Sceptics may view it as something that sounds good in theory, but may not stand the test of time with a coach who generally prefers to keep his rotation closer to seven players.
No matter which group is right, one thing is for certain: Calipari and the preseason No. 1 Wildcats have the college basketball world buzzing once again.
Unforeseen circumstances led to the UK boss’s decision to experiment with “platoons” – five players in, five players out at designated times – during the Wildcats’ Bahamas exhibition tour this summer. Junior center Willie Cauley-Stein, junior forward Alex Poythress and twin sophomore guards Andrew and Aaron Harrison – each projected as early entrants into the 2014 NBA Draft – all decided to return to Lexington for another season.
Suddenly, necessity became the mother of invention for Calipari. How could he find a way to blend all of that returning talent with another elite recruiting class while ensuring team chemistry remained strong?
“As soon as the twins said we're coming back, I went, ‘Oh, my gosh. What am I going to do?’” Calipari said. “Then I had to call the freshmen parents and those kids to tell them ‘I've got your back. You just keep training. This is going to work.’”
It did. Perhaps even better than the UK boss could have even envisioned when the Cats went 5-1 against foreign professional squads in the Bahamas. An experiment turned into a mission. Calipari now views it as an opportunity for a “watershed moment” in the sport.
“I'm not doing this to be a genius. That's not why I'm doing it,” Calipari said during UK’s recent media day. “I have never done this before. If I was worried about me, we'd play seven guys. Do you know how good those seven would be?
“Well, (what if) your son is one of the three not playing? You should play 10, two-platoon… What I'm doing is what's right for these kids.
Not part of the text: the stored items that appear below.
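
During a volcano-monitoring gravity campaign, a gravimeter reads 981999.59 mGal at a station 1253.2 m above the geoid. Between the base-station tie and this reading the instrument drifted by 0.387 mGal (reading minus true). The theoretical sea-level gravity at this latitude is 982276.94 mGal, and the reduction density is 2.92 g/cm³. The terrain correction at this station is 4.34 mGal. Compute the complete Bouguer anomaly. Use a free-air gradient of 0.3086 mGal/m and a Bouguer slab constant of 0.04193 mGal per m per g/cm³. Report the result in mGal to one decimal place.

-40.1

Drift-corrected reading = 981999.59 − (0.387) = 981999.203 mGal
Free-air correction = 0.3086 × 1253.2 = 386.74 mGal
Free-air anomaly = 981999.203 − 982276.94 + (386.74) = 109.003 mGal
Bouguer slab correction = 0.04193 × 2.92 × 1253.2 = 153.44 mGal
Simple Bouguer anomaly = 109.003 − (153.44) = -44.437 mGal
Complete Bouguer anomaly = -44.437 + 4.34 = -40.097 mGal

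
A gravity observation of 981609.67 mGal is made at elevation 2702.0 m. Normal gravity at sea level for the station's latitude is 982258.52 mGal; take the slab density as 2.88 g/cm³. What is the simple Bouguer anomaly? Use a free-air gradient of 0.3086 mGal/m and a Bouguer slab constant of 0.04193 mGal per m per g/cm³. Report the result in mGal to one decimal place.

-141.3

Free-air correction = 0.3086 × 2702.0 = 833.84 mGal
Free-air anomaly = 981609.67 − 982258.52 + (833.84) = 184.99 mGal
Bouguer slab correction = 0.04193 × 2.88 × 2702.0 = 326.29 mGal
Simple Bouguer anomaly = 184.99 − (326.29) = -141.30 mGal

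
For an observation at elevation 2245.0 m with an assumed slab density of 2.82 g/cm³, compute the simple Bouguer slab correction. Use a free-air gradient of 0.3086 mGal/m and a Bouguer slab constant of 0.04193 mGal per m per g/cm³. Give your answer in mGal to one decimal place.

Bouguer slab correction = 0.04193 × 2.82 × 2245.0 = 265.5 mGal

265.5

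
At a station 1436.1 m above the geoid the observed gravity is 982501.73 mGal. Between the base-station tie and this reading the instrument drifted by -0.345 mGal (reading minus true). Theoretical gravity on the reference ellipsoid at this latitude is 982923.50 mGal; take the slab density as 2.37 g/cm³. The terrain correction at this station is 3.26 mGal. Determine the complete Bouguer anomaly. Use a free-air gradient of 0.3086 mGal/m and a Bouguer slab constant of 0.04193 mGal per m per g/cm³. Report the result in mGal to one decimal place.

-117.7

Drift-corrected reading = 982501.73 − (-0.345) = 982502.075 mGal
Free-air correction = 0.3086 × 1436.1 = 443.18 mGal
Free-air anomaly = 982502.075 − 982923.50 + (443.18) = 21.755 mGal
Bouguer slab correction = 0.04193 × 2.37 × 1436.1 = 142.71 mGal
Simple Bouguer anomaly = 21.755 − (142.71) = -120.955 mGal
Complete Bouguer anomaly = -120.955 + 3.26 = -117.695 mGal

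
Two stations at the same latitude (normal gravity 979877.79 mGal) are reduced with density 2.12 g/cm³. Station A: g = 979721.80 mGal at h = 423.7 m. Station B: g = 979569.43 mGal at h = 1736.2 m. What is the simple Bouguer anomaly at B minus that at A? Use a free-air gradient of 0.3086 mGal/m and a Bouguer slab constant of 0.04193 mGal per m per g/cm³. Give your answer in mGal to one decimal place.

136.0

Δg_SB(A) = 979721.80 − 979877.79 + 0.3086×423.7 − 0.04193×2.12×423.7 = -62.90 mGal
Δg_SB(B) = 979569.43 − 979877.79 + 0.3086×1736.2 − 0.04193×2.12×1736.2 = 73.10 mGal
Difference = 73.10 − (-62.90) = 136.00 mGal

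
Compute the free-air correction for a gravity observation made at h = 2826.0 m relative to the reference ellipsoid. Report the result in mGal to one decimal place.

872.1

Free-air correction = 0.3086 × 2826.0 = 872.1 mGal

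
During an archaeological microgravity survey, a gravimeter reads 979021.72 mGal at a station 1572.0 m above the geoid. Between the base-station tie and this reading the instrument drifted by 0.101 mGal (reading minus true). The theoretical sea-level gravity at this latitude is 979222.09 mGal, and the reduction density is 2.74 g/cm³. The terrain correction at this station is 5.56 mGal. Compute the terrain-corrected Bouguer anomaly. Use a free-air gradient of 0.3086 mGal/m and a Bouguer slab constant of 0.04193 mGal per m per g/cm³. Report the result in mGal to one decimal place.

109.6

Drift-corrected reading = 979021.72 − (0.101) = 979021.619 mGal
Free-air correction = 0.3086 × 1572.0 = 485.12 mGal
Free-air anomaly = 979021.619 − 979222.09 + (485.12) = 284.649 mGal
Bouguer slab correction = 0.04193 × 2.74 × 1572.0 = 180.60 mGal
Simple Bouguer anomaly = 284.649 − (180.60) = 104.049 mGal
Complete Bouguer anomaly = 104.049 + 5.56 = 109.609 mGal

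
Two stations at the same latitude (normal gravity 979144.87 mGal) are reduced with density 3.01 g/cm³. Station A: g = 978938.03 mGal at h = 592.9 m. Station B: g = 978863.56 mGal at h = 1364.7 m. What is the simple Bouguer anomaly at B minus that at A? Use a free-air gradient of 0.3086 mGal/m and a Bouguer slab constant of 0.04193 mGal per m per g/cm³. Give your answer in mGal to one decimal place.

66.3

Δg_SB(A) = 978938.03 − 979144.87 + 0.3086×592.9 − 0.04193×3.01×592.9 = -98.70 mGal
Δg_SB(B) = 978863.56 − 979144.87 + 0.3086×1364.7 − 0.04193×3.01×1364.7 = -32.40 mGal
Difference = -32.40 − (-98.70) = 66.30 mGal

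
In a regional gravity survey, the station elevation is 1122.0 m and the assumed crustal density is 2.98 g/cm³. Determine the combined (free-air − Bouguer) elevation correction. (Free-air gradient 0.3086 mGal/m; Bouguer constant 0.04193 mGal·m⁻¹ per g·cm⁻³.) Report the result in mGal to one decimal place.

206.1

Combined gradient = 0.3086 − 0.04193 × 2.98 = 0.1836486 mGal/m
Combined elevation correction = 0.1836486 × 1122.0 = 206.1 mGal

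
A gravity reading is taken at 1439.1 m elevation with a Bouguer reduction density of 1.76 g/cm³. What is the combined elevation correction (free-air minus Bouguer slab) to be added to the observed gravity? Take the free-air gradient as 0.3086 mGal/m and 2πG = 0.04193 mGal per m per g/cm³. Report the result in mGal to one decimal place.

Combined gradient = 0.3086 − 0.04193 × 1.76 = 0.2348032 mGal/m
Combined elevation correction = 0.2348032 × 1439.1 = 337.9 mGal

337.9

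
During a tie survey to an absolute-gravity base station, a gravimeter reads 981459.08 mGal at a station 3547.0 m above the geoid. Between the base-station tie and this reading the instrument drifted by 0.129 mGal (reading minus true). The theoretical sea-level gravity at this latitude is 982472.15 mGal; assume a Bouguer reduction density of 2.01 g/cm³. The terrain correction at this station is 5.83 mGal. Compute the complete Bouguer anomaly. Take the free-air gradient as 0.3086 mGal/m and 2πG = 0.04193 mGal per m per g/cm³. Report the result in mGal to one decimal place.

Drift-corrected reading = 981459.08 − (0.129) = 981458.951 mGal
Free-air correction = 0.3086 × 3547.0 = 1094.60 mGal
Free-air anomaly = 981458.951 − 982472.15 + (1094.60) = 81.401 mGal
Bouguer slab correction = 0.04193 × 2.01 × 3547.0 = 298.94 mGal
Simple Bouguer anomaly = 81.401 − (298.94) = -217.539 mGal
Complete Bouguer anomaly = -217.539 + 5.83 = -211.709 mGal

-211.7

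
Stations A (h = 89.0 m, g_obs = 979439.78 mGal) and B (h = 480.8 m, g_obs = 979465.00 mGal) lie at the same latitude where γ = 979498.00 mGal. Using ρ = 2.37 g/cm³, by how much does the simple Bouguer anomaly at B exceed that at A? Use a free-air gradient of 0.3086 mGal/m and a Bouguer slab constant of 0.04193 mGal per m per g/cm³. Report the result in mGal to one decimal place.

Δg_SB(A) = 979439.78 − 979498.00 + 0.3086×89.0 − 0.04193×2.37×89.0 = -39.60 mGal
Δg_SB(B) = 979465.00 − 979498.00 + 0.3086×480.8 − 0.04193×2.37×480.8 = 67.60 mGal
Difference = 67.60 − (-39.60) = 107.20 mGal

107.2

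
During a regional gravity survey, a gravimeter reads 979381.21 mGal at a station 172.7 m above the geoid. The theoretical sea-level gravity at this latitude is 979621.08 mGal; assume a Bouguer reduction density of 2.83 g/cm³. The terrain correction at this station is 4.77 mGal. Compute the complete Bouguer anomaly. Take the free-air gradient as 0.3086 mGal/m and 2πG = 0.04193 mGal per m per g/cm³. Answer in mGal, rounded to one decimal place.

-202.3

Free-air correction = 0.3086 × 172.7 = 53.30 mGal
Free-air anomaly = 979381.21 − 979621.08 + (53.30) = -186.57 mGal
Bouguer slab correction = 0.04193 × 2.83 × 172.7 = 20.49 mGal
Simple Bouguer anomaly = -186.57 − (20.49) = -207.06 mGal
Complete Bouguer anomaly = -207.06 + 4.77 = -202.29 mGal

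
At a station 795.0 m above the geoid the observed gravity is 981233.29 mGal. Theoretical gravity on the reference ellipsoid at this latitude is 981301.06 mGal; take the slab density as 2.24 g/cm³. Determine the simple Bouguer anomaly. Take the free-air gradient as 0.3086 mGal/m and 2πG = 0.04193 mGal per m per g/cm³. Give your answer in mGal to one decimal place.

Free-air correction = 0.3086 × 795.0 = 245.34 mGal
Free-air anomaly = 981233.29 − 981301.06 + (245.34) = 177.57 mGal
Bouguer slab correction = 0.04193 × 2.24 × 795.0 = 74.67 mGal
Simple Bouguer anomaly = 177.57 − (74.67) = 102.90 mGal

102.9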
Will it change? Will it morph into something else? Probably will. But right now all I know (is) I'm trying to make sure that I'm taking care of every one of these kids. That they're eating first. This is the best solution that I could come up with, and I racked my brain, how do I do this and make sure none of those kids are left behind?”
UK’s Willie Cauley-Stein elevated for a dunk over Marcus Lee during the Big Blue Madness scrimmage. (Scout Photo by Jeff Drummond.)
An embarrassment of riches forced Calipari’s hand. The Cats looked strong in the Bahamas without an injured Cauley-Stein, a 7-footer and one of the best defenders in the country, and signee Trey Lyles, a national Top 10 recruit who was recovering from an illness.
With both healthy and adding to the talent pool now, Calipari jokes that he should be receiving paychecks for coaching two teams. Some national basketball observers say that’s not too far from the truth. Kentucky’s second platoon, no matter who winds up being part of it, could potentially be viewed as a Top 25 team and a contender in many conferences.
Perhaps thanks to the successful exhibition trip, the Cats seem to have fully bought into the platoon concept.
“We’re all going to buy in because we see that coach actually cares about us, wants the best for us, and wants to win,” said Aaron Harrison. “Not many people care about you as much as coach does, so once you see someone that cares about you so much, you want buy into what he does.”
“We really liked it (in the Bahamas),” said freshman center/forward Karl-Anthony Towns, Scout’s No. 4 prospect in the Class of 2014 and a player who would have likely received 30-35 minutes per game had Cauley-Stein or Poythress moved on to the pro level. “At the end of the day, we’re all here to just try to do everything we can to try to win as many games as possible.”
“I think everyone on the team thinks it can work,” Poythress added.
Initially, sophomore center Dakari Johnson wasn’t so sure.
“But in the Bahamas, it worked perfectly fine,” he said. “When you’re out there, you can go all-out in the minutes that you get. Knowing that you have a backup so you can go all-out is a good feeling.”
There are some caveats. Calipari said if a player or two clearly separate themselves from the pack and demonstrate that they need to be on the floor for longer than 20 minutes a game, he'll have to adjust his plan. He also notes that time-and-score situations will lead to some mixing and matching, especially end-game scenarios where he needs his best five free throw shooters on the floor.
Calipari knows there will be more naysayers along the way.
“I'm just on a mission to make it work because I'm hearing all the reasons you can't do it,” he said. “You can't do this, that, and the issue for our guys is can they keep the clutter away?”
He credited a former Duke standout, ESPN analyst Jay Bilas, for helping him prepare the team for what they might hear from the outside this season.
“Jay Bilas gave a great talk to our guys about understand that it's coming,” Calipari said. “He said we in the media, that's what we do. So what we're going to do is pit you against him. Who is better? He should be playing, he's not. Well, why would these three say you're better and these three say he's better? What about this big guy versus that big guy? What about if he was only doing this? Oh, he needs to play 30 minutes to show his game. It's coming.”